Foreign Secretary Mr Raab, who is deputising for the PM as he recovers from Covid-19, and Sir Keir will be in the House of Commons chamber among up to 50 MPs permitted to attend.
Some 120 more can take part remotely through the Zoom video-conferencing platform in the first PMQs since Parliament rose early a month ago because of the crisis.
It comes as the Government faces allegations of being slow to act in imposing a lockdown on the UK as other countries took the drastic measure.
Sir Ed Davey, the Liberal Democrat’s acting co-leader, has called for an independent inquiry to be held into its “shocking failures” and “slow response” to the crisis.
As the death toll exceeded 17,000, the Government also came under fire with its commitment to reach 100,000 tests per day by the end of the month appearing an ambitious hope.
Ahead of the first ever virtual PMQs later on Wednesday, Health Secretary Matt Hancock said the Government is “throwing everything” at developing a coronavirus vaccine.
He announced that human trials led by the University of Oxford will begin on Thursday.
Mr Hancock said it was clear that the “best way to defeat coronavirus is through a vaccine” and that “rapid progress” was being made.

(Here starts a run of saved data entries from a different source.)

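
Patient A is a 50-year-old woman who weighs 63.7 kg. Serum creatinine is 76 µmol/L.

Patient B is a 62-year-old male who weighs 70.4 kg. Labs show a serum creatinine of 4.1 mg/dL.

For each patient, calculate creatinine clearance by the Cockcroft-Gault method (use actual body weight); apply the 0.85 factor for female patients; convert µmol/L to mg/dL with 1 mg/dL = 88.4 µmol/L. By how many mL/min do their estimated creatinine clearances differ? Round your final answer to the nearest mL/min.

60 mL/min

Patient A: SCr = 76 / 88.4 = 0.86 mg/dL
Patient A: CrCl = (140 − 50) × 63.7 / (72 × 0.86) × 0.85 = 5733.0 / 61.92 × 0.85 ≈ 78.7 mL/min
Patient B: CrCl = (140 − 62) × 70.4 / (72 × 4.1) = 5491.2 / 295.20 ≈ 18.6 mL/min
|78.7 − 18.6| = 60.1 mL/min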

Oxford, where the team is being led by Professor Sarah Gilbert, has said it hopes to have at least a million doses of its vaccine ready in September, while Imperial hopes to start clinical trials in June.

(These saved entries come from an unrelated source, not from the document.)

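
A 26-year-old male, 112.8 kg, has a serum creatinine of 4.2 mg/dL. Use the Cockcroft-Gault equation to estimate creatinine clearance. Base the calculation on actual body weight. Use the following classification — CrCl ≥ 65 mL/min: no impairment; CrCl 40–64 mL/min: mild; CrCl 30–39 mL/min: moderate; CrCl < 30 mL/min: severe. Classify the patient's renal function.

mild

CrCl = (140 − 26) × 112.8 / (72 × 4.2) = 12859.2 / 302.40 ≈ 42.5 mL/min
43 mL/min falls in the 'mild' range.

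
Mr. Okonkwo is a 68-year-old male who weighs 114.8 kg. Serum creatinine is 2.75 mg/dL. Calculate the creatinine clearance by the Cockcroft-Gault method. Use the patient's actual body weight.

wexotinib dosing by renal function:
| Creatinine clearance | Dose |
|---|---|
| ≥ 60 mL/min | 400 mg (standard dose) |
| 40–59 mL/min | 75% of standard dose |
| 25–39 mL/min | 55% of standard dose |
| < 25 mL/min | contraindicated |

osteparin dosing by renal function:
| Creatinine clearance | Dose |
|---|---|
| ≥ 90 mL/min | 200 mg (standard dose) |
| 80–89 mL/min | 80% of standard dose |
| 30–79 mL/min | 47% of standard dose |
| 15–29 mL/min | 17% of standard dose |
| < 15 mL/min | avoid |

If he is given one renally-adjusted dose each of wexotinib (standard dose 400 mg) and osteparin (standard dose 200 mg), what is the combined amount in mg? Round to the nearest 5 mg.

395 mg

CrCl = (140 − 68) × 114.8 / (72 × 2.75) = 8265.6 / 198.00 ≈ 41.7 mL/min
CrCl ≈ 42 mL/min.
wexotinib: 40–59 mL/min → 75% of 400 mg = 300 mg.
osteparin: 30–79 mL/min → 47% of 200 mg = 94 mg.
Total = 300 + 94 = 394 mg.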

On the issue of Covid-19 testing, Mr Hancock said it was “terrific” that capacity was increasing across the UK, saying it was further ahead than the planned trajectory.
This is despite the fact less than half of the available coronavirus testing capacity has been used, with just 19,316 tests conducted in the 24 hours to 9am on Monday against capacity for 39,250.
The Government is likely to face further questions about its participation in an EU scheme to secure vital equipment.
This comes after the Foreign Office’s top civil servant, Sir Simon McDonald, made an extraordinary U-turn in withdrawing his own claim that the UK did not take part because of a “political decision”.
Sir Simon wrote to the Commons foreign affairs committee to say his earlier evidence was “incorrect”.
He said the UK had not initially joined the scheme because of a “communication problem”, after Mr Hancock was forced to deny the earlier claim.